Hello Harnold, I know this post is 2 years old, but are you willing to make  2 ?


----------



## Janderso (Jun 17, 2022)

Vbranco1 said:


> Hello Harnold, I know this post is 2 years old, but are you willing  to 2 ?


Beautiful work!


----------



## RJSakowski (Jun 17, 2022)

Vbranco1 said:


> Hello Harnold, I know this post is 2 years old, but are you willing to make  2 ?


A point of protocol.  On an old post, it is very unlikely someone other than the OP will see your question/request.  You will have better luck clicking on their avatar and sending a private message.  Another way to get their attention is to type @their_user_name. e.g. @Vbranco1.

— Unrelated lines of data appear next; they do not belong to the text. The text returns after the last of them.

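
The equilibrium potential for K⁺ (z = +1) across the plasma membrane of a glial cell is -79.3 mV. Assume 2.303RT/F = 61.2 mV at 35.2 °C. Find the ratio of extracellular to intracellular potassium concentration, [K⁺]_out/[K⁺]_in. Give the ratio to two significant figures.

log₁₀([out]/[in]) = E·z/(61.2) = -79.3 × 1 / 61.2 = -1.2958
[out]/[in] = 10^(-1.2958) = 0.05061

0.051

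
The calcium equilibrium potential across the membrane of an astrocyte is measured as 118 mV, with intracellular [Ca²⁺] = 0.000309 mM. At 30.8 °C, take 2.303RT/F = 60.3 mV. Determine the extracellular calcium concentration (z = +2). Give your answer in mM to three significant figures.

Nernst: E = (60.3/2) · log₁₀([out]/[in]), so log₁₀([out]/[in]) = 118.0 × 2 / 60.3 = 3.9138.
[out]/[in] = 10^(3.9138) = 8199.
[out] = 8199 × 0.000309 = 2.534 mM.

2.53 mM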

It looks like @Wierd Harold 's last post was in 2020 so he may not be active any more.


----------



## Vbranco1 (Jun 17, 2022)

RJSakowski said:


> A point of protocol.  On an old post, it is very unlikely someone other than the OP will see your question/request.  You will have better luck clicking on their avatar and sending a private message.  Another way to get their attention is to type @their_user_name. e.g. @Vbranco1.
> 
> It looks like @Wierd Harold 's last post was in 2020 so he may not be active any more.


Thank you I'll try that.


----------



## wa5cab (Jun 18, 2022)

@Vbranco1,

If you have no luck in getting any response out of @Wierd Harold or if he can't or won't make two for you, I have never asked but it is possible that Clausing Industrial will still have the part in stock.  They do still have many of the parts available for the Atlas and Atlas-Craftsman lathes.  The one thing that I will worn you about is that most of what they still have will be priced in 2022 dollars, not in 1951 ones.  So the parts won't cost what the old price lists say.

Their phone number is 800-323-0972 or 800-535-6553.  Use the later part number. 10-1586, not 10-1506.

And Wierd Harold apparently didn't post but he last logged in this past January.  So he may still be around.


----------